Advection-Diffusion equation
The advection diffusion transport equation is solved for transported classes :
$$ \frac{\partial SC_k}{\partial t}+ \frac{\partial QC_k}{\partial x}= \frac{\partial}{\partial x}\left(DS\frac{\partial C_k}{\partial x}\right) + SE_k $$
where :
- $S$ is the wetted area (m2) ;
- $Q$ is the discharge (m3/s) ;
- $D$ is the diffusion coefficient (m2/s);
- $E_k$ is an exchange rate ([$C_k$]/s with [$C_k$] the unit of class $C_k$).

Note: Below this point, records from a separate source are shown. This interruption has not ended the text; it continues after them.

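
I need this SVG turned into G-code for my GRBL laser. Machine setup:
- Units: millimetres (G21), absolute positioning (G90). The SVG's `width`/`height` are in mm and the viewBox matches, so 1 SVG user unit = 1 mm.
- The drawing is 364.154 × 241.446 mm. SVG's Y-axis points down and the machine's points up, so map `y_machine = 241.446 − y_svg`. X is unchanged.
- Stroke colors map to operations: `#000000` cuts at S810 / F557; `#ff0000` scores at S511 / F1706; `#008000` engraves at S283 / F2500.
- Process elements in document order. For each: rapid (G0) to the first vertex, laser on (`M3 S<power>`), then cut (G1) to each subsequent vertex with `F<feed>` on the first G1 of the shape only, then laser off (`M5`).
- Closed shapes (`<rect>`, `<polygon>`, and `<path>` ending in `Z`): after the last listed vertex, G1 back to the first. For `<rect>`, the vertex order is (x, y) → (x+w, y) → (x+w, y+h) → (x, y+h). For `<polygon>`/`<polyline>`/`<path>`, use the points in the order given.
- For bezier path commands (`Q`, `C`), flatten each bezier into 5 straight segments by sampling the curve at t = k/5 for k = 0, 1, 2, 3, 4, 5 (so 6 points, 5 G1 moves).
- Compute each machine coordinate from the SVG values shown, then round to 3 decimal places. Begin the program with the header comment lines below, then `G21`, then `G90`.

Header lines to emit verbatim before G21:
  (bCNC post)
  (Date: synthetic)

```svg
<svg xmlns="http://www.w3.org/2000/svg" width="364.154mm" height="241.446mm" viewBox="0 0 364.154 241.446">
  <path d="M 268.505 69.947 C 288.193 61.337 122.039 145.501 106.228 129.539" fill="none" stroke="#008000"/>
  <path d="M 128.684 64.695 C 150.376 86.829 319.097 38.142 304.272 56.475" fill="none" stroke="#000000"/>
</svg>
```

(bCNC post)
(Date: synthetic)
G21
G90
G0 X268.505 Y171.499
M3 S283
G1 X260.706 Y167.075 F2500
G1 X224.442 Y149.645
G1 X175.850 Y128.467
G1 X131.066 Y112.802
G1 X106.228 Y111.907
M5
G0 X128.684 Y176.751
M3 S810
G1 X156.698 Y170.866 F557
G1 X204.132 Y175.362
G1 X255.117 Y183.623
G1 X293.786 Y189.031
G1 X304.272 Y184.971
M5

1 u = 1 mm; y_m = 241.446 − y.

[1] `<path>` cubic bezier, #008000→engrave S283 F2500: (268.505,171.499) → (260.706,167.075) → (224.442,149.645) → (175.850,128.467) → (131.066,112.802) → (106.228,111.907)

[2] `<path>` cubic bezier, #000000→cut S810 F557: (128.684,176.751) → (156.698,170.866) → (204.132,175.362) → (255.117,183.623) → (293.786,189.031) → (304.272,184.971)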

For fixed classes, there is no advection-diffusion term in the equation :
$$ \frac{dC_k}{dt}(x,t) = E_k $$
Calculation of the exchange rate
The vector $E$ of exchange rates for each class is computed from the list of exchange formulas given by the user, depending on the classes vector $C$ and some parameters $p$
$$ E_k = \mathcal{F}_k(C,p) $$
where $F_k$ sums the contributions of all the exchange formulas affecting $C_k$.
Numerical resolution of the equation
The solution to the equation is calculated using a conjugate gradient method.